И пока он порывается опять положить руку Не Вики на свою вздымающуюся грудь, несмотря на то, что она и так уже там лежит, она поднимает другую руку и обхватывает ей его член.
— Ой, — выдыхает Тим. Она проводит ей вверх и вниз. — Ой блядь.
Приблизительно в тысяча двухсот шестьдесят втором году Не Вики заодно запихивает пальцы в его болтливый рот и трахает его, крепко стискивая его блевотный стояк.
Приблизительно в тысяча восемьсот шестьдесят первом году Тим наконец-то прекращает насасывать ей пальцы, как фанатик, толкаясь все это время ей в ладонь своим блевотным стояком.
Но не потому, что он кончает.
Приблизительно в сто тридцать третьем году до нашей эры Тим зарывается в пизду Не Вики, ведь он проживает в Древнем Риме.
Приблизительно в хуй знает каком году Тим трется негнущимся, окаменевшим членом об угол кухонного стола, восторженно разглядывая свою обширную коллекцию специй. Которые все стали горячим, сука, перцем.
Приблизительно все еще в хуй знает каком году Не Вики откусывает ему голову, шипя сколько раз я это повторять тебе должна, мне это не нравится, а затем ебут Тима, потому что Тиму быть выебанным еще как нравится, но только он вот не уверен, чем же именно его ебут.
Хуй знает чем, вероятно.
Он все равно не может кончить.
Он застревает где-то на краю, на самом пороге оргазма, облегчение маячит прямо за углом того кухонного стола, который он попрал и осквернил, но оно не приходит, никогда не приходит, и он не кончает, тоже никогда, как будто это та тропинка, по которой девственная богиня-охотница не может пройти, потому что вот она одна, а вот и половина, четверть, а теперь одна восьмая и одна шестнадцатая, а теперь хуй тебе, что тоже вообще не помогает, ведь хуй — это бесконечность.
— Это просто побочный эффект, — поясняет ему Не Вики, смеясь, но теперь ты можешь высказываться о женском опыте, говорит она ему, смеясь, и он рисует бесчисленные вульвы, чтобы справиться с фрустрацией, так что пизда красуется в его экземпляре Пола и Характера, пизда красуется в его Молоте Ведьм, пизда красуется и в учебнике Не Вики, и в его тетрадке с рецептами, пизда красуется даже на том листе бумаге с формулой, в которую он так и не врубился, и он сидит посреди пентаграммы, выложенный из пезд, и медитирует, а между его ног торчит лингам ебучий, который только подтверждает, что богини правда существуют.

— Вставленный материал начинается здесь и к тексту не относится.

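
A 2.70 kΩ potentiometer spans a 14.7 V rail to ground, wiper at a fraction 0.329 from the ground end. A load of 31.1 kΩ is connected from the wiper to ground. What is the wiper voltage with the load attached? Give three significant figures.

The wiper splits the pot into (1−α)R = 1812 Ω above and αR = 888.3 Ω below.
Lower section ‖ load = 863.6 Ω.
V_wiper = 14.7 × 863.6/(1812 + 863.6) = 4.75 V.

V ≈ 4.75 V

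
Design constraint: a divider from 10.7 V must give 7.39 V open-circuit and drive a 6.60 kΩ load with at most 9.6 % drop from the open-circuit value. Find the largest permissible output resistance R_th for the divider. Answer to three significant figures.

Loading drop = R_th/(R_th + R_L) ≤ 0.0960, so R_th ≤ R_L · ε/(1−ε) = 6.60 kΩ × 0.0960/0.9040 = 701 Ω.
(Any R1, R2 with R2/(R1+R2) = 0.691 and R1‖R2 ≤ 701 Ω will meet the spec.)

R_th ≤ 701 Ω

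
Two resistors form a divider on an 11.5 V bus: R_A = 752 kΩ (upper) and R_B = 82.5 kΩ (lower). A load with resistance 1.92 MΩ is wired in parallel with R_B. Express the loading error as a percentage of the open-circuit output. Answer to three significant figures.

3.73 %

The divider's output (Thévenin) resistance is R_A‖R_B = 74.34 kΩ.
Fractional drop under load = R_th/(R_th + R_L) = 74.34 / (74.34 + 1920) = 0.03728.
So the output falls by 3.73 %.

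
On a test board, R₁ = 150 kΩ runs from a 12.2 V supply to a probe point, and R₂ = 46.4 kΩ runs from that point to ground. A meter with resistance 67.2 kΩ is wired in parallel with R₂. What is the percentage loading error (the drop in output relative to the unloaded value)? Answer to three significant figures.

Unloaded V = 12.2 × 46.4/196.4 = 2.882 V.
Loaded: R₂‖R_L = 27.45 kΩ, giving V = 12.2 × 27.45/177.4 = 1.887 V.
Drop = (2.882 − 1.887) / 2.882 = 34.5 %.

34.5 %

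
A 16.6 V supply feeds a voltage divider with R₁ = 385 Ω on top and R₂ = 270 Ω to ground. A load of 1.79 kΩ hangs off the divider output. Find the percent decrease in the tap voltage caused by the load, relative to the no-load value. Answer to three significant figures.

8.14 %

Unloaded V = 16.6 × 270/655.0 = 6.8427 V.
Loaded: R₂‖R_L = 234.6 Ω, giving V = 16.6 × 234.6/619.6 = 6.2855 V.
Drop = (6.8427 − 6.2855) / 6.8427 = 8.14 %.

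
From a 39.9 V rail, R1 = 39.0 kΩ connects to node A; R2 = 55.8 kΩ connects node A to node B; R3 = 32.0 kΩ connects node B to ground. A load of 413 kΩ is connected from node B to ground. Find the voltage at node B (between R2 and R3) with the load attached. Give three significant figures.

At node B, R3 is in parallel with the load: R3‖R_L = 29.70 kΩ.
Below node A the resistance is R2 + (R3‖R_L) = 85.50 kΩ, so V_A = 39.9 × 85.50/124.5 = 27.40 V.
Then V_B = V_A × (R3‖R_L)/(R2 + R3‖R_L) = 27.40 × 29.70/85.50 = 9.52 V.

V ≈ 9.52 V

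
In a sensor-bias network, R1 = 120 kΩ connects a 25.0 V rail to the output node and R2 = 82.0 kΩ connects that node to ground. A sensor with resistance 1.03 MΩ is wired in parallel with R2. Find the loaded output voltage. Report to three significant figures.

The load sits in parallel with R2: R2‖R_L = (82.0 × 1030) / (82.0 + 1030) = 75.95 kΩ.
V_out = 25.0 × 75.95 / (120 + 75.95) = 25.0 × 75.95/196.0 = 9.69 V.

V_out ≈ 9.69 V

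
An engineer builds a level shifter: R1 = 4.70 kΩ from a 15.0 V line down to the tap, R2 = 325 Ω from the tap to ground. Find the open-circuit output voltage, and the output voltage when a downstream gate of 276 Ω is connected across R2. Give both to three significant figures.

Open-circuit: V = 15.0 × 325/(4700 + 325) = 0.970 V.
With the load, R2 becomes R2‖R_L = 149.3 Ω, so V = 15.0 × 149.3/4849 = 0.462 V.

Unloaded: 0.970 V; loaded: 0.462 V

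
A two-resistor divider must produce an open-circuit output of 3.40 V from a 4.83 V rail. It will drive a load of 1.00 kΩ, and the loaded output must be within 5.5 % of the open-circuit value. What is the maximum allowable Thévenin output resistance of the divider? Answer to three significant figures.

Loading drop = R_th/(R_th + R_L) ≤ 0.0550, so R_th ≤ R_L · ε/(1−ε) = 1.00 kΩ × 0.0550/0.9450 = 58.2 Ω.

R_th ≤ 58.2 Ω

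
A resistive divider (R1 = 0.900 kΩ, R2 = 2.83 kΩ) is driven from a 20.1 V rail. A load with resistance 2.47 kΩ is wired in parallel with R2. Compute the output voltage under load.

The load sits in parallel with R2: R2‖R_L = (2830 × 2470) / (2830 + 2470) = 1319 Ω.
V_out = 20.1 × 1319 / (900 + 1319) = 20.1 × 1319/2219 = 11.9 V.

V_out ≈ 11.9 V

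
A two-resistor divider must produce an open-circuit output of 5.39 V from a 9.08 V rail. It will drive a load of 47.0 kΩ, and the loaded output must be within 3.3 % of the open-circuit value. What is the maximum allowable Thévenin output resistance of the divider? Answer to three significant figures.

Loading drop = R_th/(R_th + R_L) ≤ 0.0330, so R_th ≤ R_L · ε/(1−ε) = 47.0 kΩ × 0.0330/0.9670 = 1.60 kΩ.
(Any R1, R2 with R2/(R1+R2) = 0.594 and R1‖R2 ≤ 1.60 kΩ will meet the spec.)

R_th ≤ 1.60 kΩ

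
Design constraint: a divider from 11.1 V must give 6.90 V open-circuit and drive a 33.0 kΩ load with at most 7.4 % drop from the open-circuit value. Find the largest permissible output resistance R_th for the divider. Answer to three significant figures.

R_th ≤ 2.64 kΩ

Loading drop = R_th/(R_th + R_L) ≤ 0.0740, so R_th ≤ R_L · ε/(1−ε) = 33.0 kΩ × 0.0740/0.9260 = 2.64 kΩ.
(Any R1, R2 with R2/(R1+R2) = 0.622 and R1‖R2 ≤ 2.64 kΩ will meet the spec.)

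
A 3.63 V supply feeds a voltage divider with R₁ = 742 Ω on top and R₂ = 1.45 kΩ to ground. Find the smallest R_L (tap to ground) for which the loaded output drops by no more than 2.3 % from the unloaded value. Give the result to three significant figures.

Output resistance R_th = R₁‖R₂ = (742 × 1450)/2192 = 490.8 Ω.
The fractional drop is R_th/(R_th + R_L); requiring this ≤ 0.0230 gives R_L ≥ R_th(1/0.0230 − 1) = 490.8 × 42.48 = 20.8 kΩ.

R_L(min) ≈ 20.8 kΩ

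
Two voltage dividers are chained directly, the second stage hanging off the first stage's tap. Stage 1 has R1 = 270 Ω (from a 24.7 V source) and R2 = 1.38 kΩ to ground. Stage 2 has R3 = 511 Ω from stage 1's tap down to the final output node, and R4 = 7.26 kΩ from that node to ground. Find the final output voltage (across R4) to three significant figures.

V_out ≈ 18.8 V

Stage 2 presents R3+R4 = 7771 Ω as a load on stage 1's tap.
Stage 1's lower leg becomes R2‖(R3+R4) = 1172 Ω, so V_mid = 24.7 × 1172/1442 = 20.07 V.
Stage 2 is itself unloaded: V_out = V_mid × R4/(R3+R4) = 20.07 × 7260/7771 = 18.8 V.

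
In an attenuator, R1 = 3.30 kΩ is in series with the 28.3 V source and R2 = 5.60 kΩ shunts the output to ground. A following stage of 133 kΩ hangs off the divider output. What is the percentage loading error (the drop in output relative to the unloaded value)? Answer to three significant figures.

1.54 %

The divider's output (Thévenin) resistance is R1‖R2 = 2.076 kΩ.
Fractional drop under load = R_th/(R_th + R_L) = 2.076 / (2.076 + 133) = 0.01537.
So the output falls by 1.54 %.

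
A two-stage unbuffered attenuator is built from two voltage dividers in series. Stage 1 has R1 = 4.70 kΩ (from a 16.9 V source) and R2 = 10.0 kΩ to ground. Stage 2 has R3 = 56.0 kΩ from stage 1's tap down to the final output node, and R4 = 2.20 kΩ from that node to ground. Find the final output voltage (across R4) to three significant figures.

V_out ≈ 0.412 V

Stage 2 presents R3+R4 = 58.20 kΩ as a load on stage 1's tap.
Stage 1's lower leg becomes R2‖(R3+R4) = 8.534 kΩ, so V_mid = 16.9 × 8.534/13.23 = 10.90 V.
Stage 2 is itself unloaded: V_out = V_mid × R4/(R3+R4) = 10.90 × 2.20/58.20 = 0.412 V.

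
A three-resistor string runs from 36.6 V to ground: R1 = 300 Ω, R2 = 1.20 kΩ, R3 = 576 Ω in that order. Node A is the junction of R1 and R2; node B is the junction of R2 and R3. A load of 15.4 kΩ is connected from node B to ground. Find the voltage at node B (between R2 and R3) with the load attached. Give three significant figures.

At node B, R3 is in parallel with the load: R3‖R_L = 555.2 Ω.
Below node A the resistance is R2 + (R3‖R_L) = 1755 Ω, so V_A = 36.6 × 1755/2055 = 31.26 V.
Then V_B = V_A × (R3‖R_L)/(R2 + R3‖R_L) = 31.26 × 555.2/1755 = 9.89 V.

V ≈ 9.89 V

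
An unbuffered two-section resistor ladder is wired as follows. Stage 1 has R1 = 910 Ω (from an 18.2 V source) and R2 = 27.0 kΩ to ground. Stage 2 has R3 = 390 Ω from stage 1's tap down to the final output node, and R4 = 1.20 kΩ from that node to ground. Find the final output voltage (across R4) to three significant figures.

Stage 2 presents R3+R4 = 1590 Ω as a load on stage 1's tap.
Stage 1's lower leg becomes R2‖(R3+R4) = 1502 Ω, so V_mid = 18.2 × 1502/2412 = 11.33 V.
Stage 2 is itself unloaded: V_out = V_mid × R4/(R3+R4) = 11.33 × 1200/1590 = 8.55 V.

V_out ≈ 8.55 V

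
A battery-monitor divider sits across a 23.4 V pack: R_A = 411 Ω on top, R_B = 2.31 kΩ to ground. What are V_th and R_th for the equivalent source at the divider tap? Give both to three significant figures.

V_th = 19.9 V, R_th = 349 Ω

V_th is the open-circuit tap voltage: 23.4 × 2310/(411 + 2310) = 19.9 V.
With the supply zeroed, R_A and R_B appear in parallel from the tap: R_th = R_A‖R_B = (411 × 2310)/2721 = 349 Ω.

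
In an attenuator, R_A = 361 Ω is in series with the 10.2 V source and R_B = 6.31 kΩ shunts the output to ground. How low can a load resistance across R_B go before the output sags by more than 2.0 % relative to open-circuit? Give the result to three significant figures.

Output resistance R_th = R_A‖R_B = (361 × 6310)/6671 = 341.5 Ω.
The fractional drop is R_th/(R_th + R_L); requiring this ≤ 0.0200 gives R_L ≥ R_th(1/0.0200 − 1) = 341.5 × 49.00 = 16.7 kΩ.

R_L(min) ≈ 16.7 kΩ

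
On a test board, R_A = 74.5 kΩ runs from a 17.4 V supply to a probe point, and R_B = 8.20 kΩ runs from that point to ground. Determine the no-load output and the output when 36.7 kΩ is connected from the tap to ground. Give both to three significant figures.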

И они правда существуют, потому что одна из них накрывает его улетевшее в космос тело одеялами, подтыкая их.
— Нет, я с друзьями живу, — говорит богиня. — Мы вместе дом снимаем.
— О, — говорит он. — Так ли это? Но разве у тебя нет своего собственного дворца на вершине той горы, на которую ни одному смертному не суждено взобраться, ведь боги его проклянут?
— Это слишком дорого, — говорит богиня, и философ задумчиво теребит свою бородку.
— Прости меня и сжалься, — говорит он. — Я знаю только то, что ничего не знаю.
— Нет, в основном это просто лекции, на самом деле, — говорит богиня. — Исследования редко подразумевают кипучую деятельность. Скорее ты много читаешь и делаешь заметки.
— О, — говорит он. — Так ли это? Неужели ты не бегаешь босоногой по полям и лесам в компании нимф и диких ланей?
— Оборудование там не очень для этого подходит, — говорит богиня, и философ наблюдает, как фантастические клубы дыма, которые она выдыхает, складываются в загадочные символы. — Если честно, та лаборатория, где я работаю, гораздо лучше обустроена, чем университетская.
— Прости меня и сжалься, — говорит он. — Так просто раздавать советы другим людям. Но так трудно познать самого себя.
— Нет, мы в баре встретились, — говорит богиня. — И я должна сказать, я ему чуть голову просто так не откусила, ни за что.
— О, — говорит он. — Так ли это? Но ведь он должен был гоняться за тобой по всей Элладе и не оставлять тебя в покое даже на твоем священном острове, он ведь должен был преследовать тебя в очень сомнительной, насильственной манере, как хищный океанический мудак, которым он и является, как, он этого не сделал?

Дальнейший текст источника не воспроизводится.